Penge care firm fined almost £43,000 after elderly woman seriously injured in fire

PUBLISHED: 09:34 08 November 2016

The fire started in an electrically operated armchair  Photo: London Fire Brigade

The fire started in an electrically operated armchair Photo: London Fire Brigade


Furniture in a corridor was blocking an escape route for residents

A Penge care home has been fined nearly £43,000 after an elderly woman was seriously injured when an electrically operated armchair caught fire.

The blaze, which broke out on the evening of October 14, 2013 at Burrows House care home on Derwent Road, led to one resident being taken to hospital suffering from severe smoke inhalation.

She was put on a life support machine and spent more than a month in hospital before being released.

Two other residents were taken to hospital following the fire and several others were treated at the scene.

A subsequent inspection carried out by the London Fire Brigade raised a number of concerns, including the failure to keep the corridor clear of combustible materials such as furniture.

Inspectors said this had prevented the corridor being used as an escape route, resulting in the serious injury of one of the residents and putting the lives of other residents at risk.

GCH (Burrow House) Ltd, which runs Burrows House care home, was sentenced for three offences under the Regulatory Reform (Fire Safety) Order 2005 at Croydon Crown Court on Thursday following the successful prosecution by LFB.
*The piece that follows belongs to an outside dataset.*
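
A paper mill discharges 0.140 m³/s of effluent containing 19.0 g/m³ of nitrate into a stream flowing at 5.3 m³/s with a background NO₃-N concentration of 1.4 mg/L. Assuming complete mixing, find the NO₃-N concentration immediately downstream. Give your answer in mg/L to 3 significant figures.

1.85 mg/L

Conservation of mass across the mixing zone: C = (0.14·19 + 5.3·1.4) / (0.14 + 5.3) = 10.08/5.44 = 1.853 mg/L.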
At an earlier hearing the company had pleaded guilty to not having a fire risk assessment, blocking a fire escape route with combustible materials and wedging fire doors open, and failing to keep firefighting equipment in working order.
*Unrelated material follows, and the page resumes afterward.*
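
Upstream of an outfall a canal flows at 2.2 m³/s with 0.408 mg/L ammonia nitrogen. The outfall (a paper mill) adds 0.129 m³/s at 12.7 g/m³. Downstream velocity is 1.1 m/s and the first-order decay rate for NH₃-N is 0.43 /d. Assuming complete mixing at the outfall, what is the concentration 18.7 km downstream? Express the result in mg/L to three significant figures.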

The firm was fined a total of £42,966.

LFB’s assistant commissioner for fire safety, Dan Daly, said: “This was a very serious fire which nearly saw someone lose their life.

“Protecting London’s most vulnerable residents is our priority.

“Families entrust the care of their loved ones to places such as this, and to find people being put at risk from fires in places where they should be safe in this way is totally unacceptable.

“Building owners and care home managers have a clear responsibility under fire safety laws to ensure that people living in their premises are safe from the risk of fire.

“If we find people are ignoring those responsibilities, we won’t hesitate to prosecute.

“The fine handed down in this case should serve as a stark warning that the courts take these matters just as seriously as we do.”